Leaving entrails, my soul, and copious quantities of spit and snot on the road, I somehow made it across. The only rider to go with me was, of course, Jess, who then went straight to the front and took a pull even as I hung on the back and prayed for a land mine. Happily, Andy Schmidt flatted at Dillon Road and we all stopped, giving the broken, dropped, crushed, and defeated remainder of the group time to catch up to us. People looked so ill and sad and sick and unhappy that it was clear to me the training camp was a total success.
For the remainder of the ride we rotated, hammer-tated, flail-tated, and generally gasped our way back to the hotel. Massive beerdration ensued for those of us who had not had enough water, and after an even more massive pizza feast we sat down and listened to another slew of evening presentations. The one that impressed me the most was MRI Endurance, our team’s presenting sponsor who is a manufacturer of training supplements. They impressed me not because of the presentation — I was too drunk to understand any of it and kept falling asleep on F-1 Jim’s shoulder, awakening only to wipe off the drool — but because of the following day when MRI handed out the team product.

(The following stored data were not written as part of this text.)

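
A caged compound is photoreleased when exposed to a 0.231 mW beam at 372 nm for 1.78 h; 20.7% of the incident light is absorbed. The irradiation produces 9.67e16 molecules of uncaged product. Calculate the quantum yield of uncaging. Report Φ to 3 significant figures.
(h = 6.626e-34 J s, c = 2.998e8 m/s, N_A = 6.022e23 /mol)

Φ = 0.169

Product: 9.67e16 / 6.022e23 = 1.606e-7 mol.
Photon energy at 372 nm: hc/λ = (6.626e-34)(2.998e8)/(372e-9) = 5.340e-19 J.
Energy delivered: (0.231 mW)(6408 s) = 1.480 J.
Photons incident: 1.480 / 5.340e-19 = 2.772e18, i.e. 2.772e18/6.022e23 = 4.603e-6 mol.
Photons absorbed: 0.207 × 4.603e-6 = 9.528e-7 mol.
Φ = 1.606e-7 mol / 9.528e-7 mol photons = 0.169.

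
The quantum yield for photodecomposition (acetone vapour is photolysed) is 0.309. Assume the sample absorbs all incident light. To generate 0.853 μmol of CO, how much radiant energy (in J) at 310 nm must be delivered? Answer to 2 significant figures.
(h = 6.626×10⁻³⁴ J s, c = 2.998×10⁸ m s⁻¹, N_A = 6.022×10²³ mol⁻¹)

Product: 0.853 μmol = 8.53×10⁻⁷ mol.
Photons that must be absorbed: 8.53×10⁻⁷ / 0.309 = 2.761×10⁻⁶ mol.
Photon energy: hc/λ = 6.408×10⁻¹⁹ J; per mole, 3.859×10⁵ J mol⁻¹.
Energy required: 2.761×10⁻⁶ × 3.859×10⁵ = 1.1 J.

1.1 J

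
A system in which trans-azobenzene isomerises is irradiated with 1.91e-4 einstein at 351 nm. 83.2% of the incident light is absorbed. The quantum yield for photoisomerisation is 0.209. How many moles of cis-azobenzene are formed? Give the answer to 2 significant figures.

3.3e-5 mol

Photons absorbed: 0.832 × 1.91e-4 = 1.589e-4 mol.
Product: Φ × n_abs = 0.209 × 1.589e-4 = 3.321e-5 mol.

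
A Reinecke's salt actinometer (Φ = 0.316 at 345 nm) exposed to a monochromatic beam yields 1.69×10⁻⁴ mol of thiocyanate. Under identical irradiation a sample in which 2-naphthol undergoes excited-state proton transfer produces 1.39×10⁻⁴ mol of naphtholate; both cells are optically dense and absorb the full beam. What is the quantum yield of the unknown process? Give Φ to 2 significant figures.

Photons absorbed by the actinometer: 1.69×10⁻⁴ / 0.316 = 5.348×10⁻⁴ mol.
Φ(unknown) = 1.39×10⁻⁴ / 5.348×10⁻⁴ = 0.26.

Φ = 0.26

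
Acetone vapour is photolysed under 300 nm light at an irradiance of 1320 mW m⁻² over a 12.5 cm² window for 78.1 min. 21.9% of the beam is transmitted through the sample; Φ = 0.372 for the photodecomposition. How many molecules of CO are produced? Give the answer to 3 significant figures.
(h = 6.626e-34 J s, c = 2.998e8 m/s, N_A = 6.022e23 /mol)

3.39e18 molecules

Photon energy at 300 nm: hc/λ = (6.626e-34)(2.998e8)/(300e-9) = 6.622e-19 J.
Energy delivered: (1320 mW m⁻²)(12.5e-4 m²)(4686 s) = 7.732 J.
Photons incident: 7.732 / 6.622e-19 = 1.168e19, i.e. 1.168e19/6.022e23 = 1.940e-5 mol.
Fraction absorbed: 1 − 21.9/100 = 0.7810.
Photons absorbed: 0.7810 × 1.940e-5 = 1.515e-5 mol.
Product: Φ × n_abs = 0.372 × 1.515e-5 = 5.636e-6 mol.
As a count: 5.636e-6 × 6.022e23 = 3.39e18.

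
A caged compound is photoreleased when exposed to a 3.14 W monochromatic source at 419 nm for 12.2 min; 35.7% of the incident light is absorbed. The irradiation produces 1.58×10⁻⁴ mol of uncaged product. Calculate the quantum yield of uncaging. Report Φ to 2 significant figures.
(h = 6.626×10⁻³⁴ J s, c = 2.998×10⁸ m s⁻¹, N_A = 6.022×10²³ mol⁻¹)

Φ = 0.055

Photon energy at 419 nm: hc/λ = (6.626×10⁻³⁴)(2.998×10⁸)/(419×10⁻⁹) = 4.741×10⁻¹⁹ J.
Energy delivered: (3.14 W)(732 s) = 2298 J.
Photons incident: 2298 / 4.741×10⁻¹⁹ = 4.847×10²¹, i.e. 4.847×10²¹/6.022×10²³ = 0.008049 mol.
Photons absorbed: 0.357 × 0.008049 = 0.002873 mol.
Φ = 1.58×10⁻⁴ mol / 0.002873 mol photons = 0.055.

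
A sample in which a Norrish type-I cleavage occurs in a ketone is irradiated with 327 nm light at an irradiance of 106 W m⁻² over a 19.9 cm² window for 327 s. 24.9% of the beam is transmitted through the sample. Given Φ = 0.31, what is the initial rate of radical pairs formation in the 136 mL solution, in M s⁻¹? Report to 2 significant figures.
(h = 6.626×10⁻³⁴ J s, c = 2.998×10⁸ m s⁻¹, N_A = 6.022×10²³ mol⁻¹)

Photon energy at 327 nm: hc/λ = (6.626×10⁻³⁴)(2.998×10⁸)/(327×10⁻⁹) = 6.075×10⁻¹⁹ J.
Energy delivered: (106 W m⁻²)(19.9×10⁻⁴ m²)(327 s) = 68.98 J.
Photons incident: 68.98 / 6.075×10⁻¹⁹ = 1.135×10²⁰, i.e. 1.135×10²⁰/6.022×10²³ = 1.885×10⁻⁴ mol.
Fraction absorbed: 1 − 24.9/100 = 0.7510.
Photons absorbed: 0.7510 × 1.885×10⁻⁴ = 1.416×10⁻⁴ mol.
Product formed: 0.31 × 1.416×10⁻⁴ = 4.390×10⁻⁵ mol.
Rate: 4.390×10⁻⁵ mol / (327 s × 0.136 L) = 9.9×10⁻⁷ M s⁻¹.

9.9×10⁻⁷ M s⁻¹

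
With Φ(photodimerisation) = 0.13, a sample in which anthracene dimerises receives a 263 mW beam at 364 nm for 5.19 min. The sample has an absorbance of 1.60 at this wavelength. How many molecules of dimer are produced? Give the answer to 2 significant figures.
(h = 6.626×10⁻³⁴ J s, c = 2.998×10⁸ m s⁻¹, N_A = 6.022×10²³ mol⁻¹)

Photon energy at 364 nm: hc/λ = (6.626×10⁻³⁴)(2.998×10⁸)/(364×10⁻⁹) = 5.457×10⁻¹⁹ J.
Energy delivered: (263 mW)(311.4 s) = 81.90 J.
Photons incident: 81.90 / 5.457×10⁻¹⁹ = 1.501×10²⁰, i.e. 1.501×10²⁰/6.022×10²³ = 2.493×10⁻⁴ mol.
Fraction absorbed: 1 − 10^(−1.60) = 0.9749.
Photons absorbed: 0.9749 × 2.493×10⁻⁴ = 2.430×10⁻⁴ mol.
Product: Φ × n_abs = 0.13 × 2.430×10⁻⁴ = 3.159×10⁻⁵ mol.
As a count: 3.159×10⁻⁵ × 6.022×10²³ = 1.9×10¹⁹.

1.9×10¹⁹ molecules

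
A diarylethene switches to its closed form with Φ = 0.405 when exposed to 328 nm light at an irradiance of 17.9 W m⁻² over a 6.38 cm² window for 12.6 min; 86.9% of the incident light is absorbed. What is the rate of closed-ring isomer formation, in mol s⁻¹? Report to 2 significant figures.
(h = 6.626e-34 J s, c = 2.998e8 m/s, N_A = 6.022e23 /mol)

1.1e-8 mol s⁻¹

Photon energy at 328 nm: hc/λ = (6.626e-34)(2.998e8)/(328e-9) = 6.056e-19 J.
Energy delivered: (17.9 W m⁻²)(6.38e-4 m²)(756 s) = 8.634 J.
Photons incident: 8.634 / 6.056e-19 = 1.426e19, i.e. 1.426e19/6.022e23 = 2.368e-5 mol.
Photons absorbed: 0.869 × 2.368e-5 = 2.058e-5 mol.
Product formed: 0.405 × 2.058e-5 = 8.335e-6 mol.
Rate: 8.335e-6 / 756 s = 1.1e-8 mol s⁻¹.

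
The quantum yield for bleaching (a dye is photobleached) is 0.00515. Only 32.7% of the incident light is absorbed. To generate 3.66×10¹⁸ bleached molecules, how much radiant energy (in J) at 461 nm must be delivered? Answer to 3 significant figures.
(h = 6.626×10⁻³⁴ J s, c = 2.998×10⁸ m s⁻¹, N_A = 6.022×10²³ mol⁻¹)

937 J

Product: 3.66×10¹⁸ / 6.022×10²³ = 6.078×10⁻⁶ mol.
Photons that must be absorbed: 6.078×10⁻⁶ / 0.00515 = 0.001180 mol.
Incident photons needed: 0.001180 / 0.327 = 0.003609 mol.
Photon energy: hc/λ = 4.309×10⁻¹⁹ J; per mole, 2.595×10⁵ J mol⁻¹.
Energy required: 0.003609 × 2.595×10⁵ = 937 J.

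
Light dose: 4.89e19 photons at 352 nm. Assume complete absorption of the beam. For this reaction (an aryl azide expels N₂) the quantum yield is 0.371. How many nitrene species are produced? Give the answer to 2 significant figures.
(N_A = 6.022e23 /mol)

1.8e19 species

Moles of photons: 4.89e19 / 6.022e23 = 8.120e-5 mol.
Product: Φ × n_abs = 0.371 × 8.120e-5 = 3.013e-5 mol.
As a count: 3.013e-5 × 6.022e23 = 1.8e19.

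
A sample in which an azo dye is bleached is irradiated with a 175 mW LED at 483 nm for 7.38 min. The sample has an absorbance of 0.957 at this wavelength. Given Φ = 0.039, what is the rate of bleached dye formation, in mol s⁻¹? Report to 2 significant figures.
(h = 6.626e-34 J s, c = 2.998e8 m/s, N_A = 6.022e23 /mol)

2.5e-8 mol s⁻¹

Photon energy at 483 nm: hc/λ = (6.626e-34)(2.998e8)/(483e-9) = 4.113e-19 J.
Energy delivered: (175 mW)(442.8 s) = 77.49 J.
Photons incident: 77.49 / 4.113e-19 = 1.884e20, i.e. 1.884e20/6.022e23 = 3.129e-4 mol.
Fraction absorbed: 1 − 10^(−0.957) = 0.8896.
Photons absorbed: 0.8896 × 3.129e-4 = 2.784e-4 mol.
Product formed: 0.039 × 2.784e-4 = 1.086e-5 mol.
Rate: 1.086e-5 / 442.8 s = 2.5e-8 mol s⁻¹.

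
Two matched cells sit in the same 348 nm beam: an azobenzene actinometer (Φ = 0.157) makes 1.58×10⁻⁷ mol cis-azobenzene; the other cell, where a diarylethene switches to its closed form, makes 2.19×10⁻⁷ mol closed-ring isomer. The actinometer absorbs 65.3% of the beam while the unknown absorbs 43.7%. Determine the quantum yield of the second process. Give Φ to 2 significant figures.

Φ = 0.33

Photons absorbed by the actinometer: 1.58×10⁻⁷ / 0.157 = 1.006×10⁻⁶ mol.
Incident flux: 1.006×10⁻⁶ / 0.653 = 1.541×10⁻⁶ einstein.
Absorbed by unknown: 0.437 × 1.541×10⁻⁶ = 6.734×10⁻⁷ mol.
Φ(unknown) = 2.19×10⁻⁷ / 6.734×10⁻⁷ = 0.33.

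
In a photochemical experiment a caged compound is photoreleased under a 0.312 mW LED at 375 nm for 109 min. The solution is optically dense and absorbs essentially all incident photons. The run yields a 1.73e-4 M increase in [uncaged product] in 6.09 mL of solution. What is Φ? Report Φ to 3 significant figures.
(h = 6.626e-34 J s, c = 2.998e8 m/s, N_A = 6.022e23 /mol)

Product: (1.73e-4 M)(0.00609 L) = 1.054e-6 mol.
Photon energy at 375 nm: hc/λ = (6.626e-34)(2.998e8)/(375e-9) = 5.297e-19 J.
Energy delivered: (0.312 mW)(6540 s) = 2.040 J.
Photons incident: 2.040 / 5.297e-19 = 3.851e18, i.e. 3.851e18/6.022e23 = 6.395e-6 mol.
Φ = 1.054e-6 mol / 6.395e-6 mol photons = 0.165.

Φ = 0.165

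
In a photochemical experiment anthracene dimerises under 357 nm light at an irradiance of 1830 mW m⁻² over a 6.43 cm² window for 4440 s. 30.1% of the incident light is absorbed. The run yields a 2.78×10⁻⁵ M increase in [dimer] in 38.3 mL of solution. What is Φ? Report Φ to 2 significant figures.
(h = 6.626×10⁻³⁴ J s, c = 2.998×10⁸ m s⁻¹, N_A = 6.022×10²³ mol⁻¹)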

Have you ever seen a shark feeding frenzy? People were practically gnawing each others’ arms off to get their share of the special supplements. Eyes were gouged, crotches were kneed, and medullas were rabbit-punched in the melee. Judging from the enthusiasm of the riders, this stuff works wonders.
Ending on a high note
On Sunday morning, we were so trashed from the beer, the riding, and the presentations of the night before that a few shameless wankers left early (after collecting all their swag, of course). Those who stuck around got to enjoy yet another morning of great food, camaraderie, and a series of excellent presentations from Skins, RIDE Cyclery, SRAM/Zipp, Lake cycling shoes, Razer keyboards & mice, and Clearwater Partners. Skins provided a detailed scientific review of the benefits of their full line of compression gear, but Mrs. WM had only one question: “If you compress onna chin-chin, it’s gonna make it bigger?”
I didn’t know what to say, or even what product to order. The compression tube sock, maybe, in size XXXXS?
The other sponsors helped us better understand the benefits of working with an awesome local bike shop, of racing on SRAM components and ZIPP wheels, of using Lake shoes and the Boa locking system, and of investing all of our money with Clearwater so we can retire early and race our bikes full time like true SoCal masters professionals.
We took a fine group picture and called it a day. My 2014 season is officially a success, thanks to the excellent job I did riding around the resort looking splendid in my new outfit and (barely) beating Jess up the Tramway climb. Looking forward to lots of great racing in 2015.